Sunday, May 27, 2012

New York, New York (1977): Gutsy Effort by Scorsese, But a Misfire

Did you know that the song "New York, New York," which Frank Sinatra made so famous, was originally written for the 1977 Martin Scorsese film of the same name and first performed in that film? I can't believe it, but I didn't know that. I thought it was a song from the 1940s originally recorded by Sinatra.

The song was written by the legendary Broadway team of John Kander and Fred Ebb specifically for Scorsese's film and first sung by Liza Minnelli, who starred in the film opposite Robert de Niro.

It's good to get that history finally straight. Now for the movie. It's known as Scorsese's only bomb, with the famous theme song its only redeeming quality. I wouldn't go quite that far. There are things about the film that I find wonderful. But overall, it is a failure.

I love what Scorsese tried to do. Fresh from his triumph with "Taxi Driver" (1975), Scorsese could easily have gone on auto-pilot, churning out another gritty, masculine, urban neo-noir. Instead he did the complete opposite. He follows "Taxi Driver" up with a musical! My God, that is gutsy.

I admire the cojones but not the final product. Scorsese stumbled awkwardly through the whole film; almost every scene has a false tone. The editing is atrocious, with every scene twice as long as it should be. The sets are so cheap and fake that at one point Minnelli virtually rips a railing apart with her bare hands. And they didn't cut out that scene!

Scorsese surely chose the cheesy sets intentionally. I think he was trying to pay homage to the movies of the 1940s, particularly the female-driven melodramas (so-called "women's pictures"), which were always filmed on cheap Hollywood backlots. I absolutely love this idea. But it just does not come off well. The only way this could have worked is if the melodrama had been so captivating that it transported you back to the first time you saw "Mildred Pierce." (I can still remember seeing it for the first time on television as a teenager. Unforgettable.)
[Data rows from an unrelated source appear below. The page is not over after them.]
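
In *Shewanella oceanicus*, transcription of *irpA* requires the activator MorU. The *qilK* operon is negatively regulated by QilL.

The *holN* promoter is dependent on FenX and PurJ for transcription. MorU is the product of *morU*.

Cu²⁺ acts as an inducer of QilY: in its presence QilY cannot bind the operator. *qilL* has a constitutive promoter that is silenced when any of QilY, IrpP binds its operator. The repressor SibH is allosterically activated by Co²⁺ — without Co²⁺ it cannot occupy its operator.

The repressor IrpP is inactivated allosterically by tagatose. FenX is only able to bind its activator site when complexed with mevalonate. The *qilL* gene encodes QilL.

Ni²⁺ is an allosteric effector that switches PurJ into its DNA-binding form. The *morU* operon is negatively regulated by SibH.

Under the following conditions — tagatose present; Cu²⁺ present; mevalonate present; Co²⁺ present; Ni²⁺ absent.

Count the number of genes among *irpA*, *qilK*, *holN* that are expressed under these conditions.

Co²⁺ is present, so SibH is active.
With repressor SibH bound, *morU* is not transcribed.
So MorU is not produced.
Required activator MorU is absent, so *irpA* is not transcribed.
→ *irpA* is OFF.
Cu²⁺ is present, so QilY is inactive.
Tagatose is present, so IrpP is inactive.
With no repressor bound, *qilL* is transcribed.
So QilL is produced and active.
With repressor QilL bound, *qilK* is not transcribed.
→ *qilK* is OFF.
Mevalonate is present, so FenX is active.
Ni²⁺ is absent, so PurJ is inactive.
Required activator PurJ is absent, so *holN* is not transcribed.
→ *holN* is OFF.
0 of the 3 genes are transcribed.

0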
But Scorsese really fell down on the job when it comes to story development -- always a disaster when you're trying to do melodrama. I really never cared about either of the two main characters. So rather than getting swept up by emotion, I found myself limply watching actors pretend to have feelings. It's actually hard to get through this movie. Its running time is also particularly long.

It was a courageously un-hip and un-masculine tribute to old movies, but it just doesn't come together. Save for the title song, which is an old-fashioned masterpiece, "New York, New York" is a misfire.

2 comments:

Anonymous said...

After NY, NY Scorsese did another music based movie, The Last Waltz. Music obviously means a lot to him. You ever see last waltz?

Bill Dunmyer said...

Believe it or not, I have not seen it. I don't generally go for folk music or for Bob Dylan, so I never had any interest in seeing it. (My rock taste always ran more toward Led Zeppelin and Black Sabbath.) But I suppose I must see it, just to know Scorsese's entire body of work.

Until your comment, I hadn't realized he did two music-based films in a row. So obvious, but I hadn't noticed. Didn't he also make a movie with the Rolling Stones recently? Haven't see that either!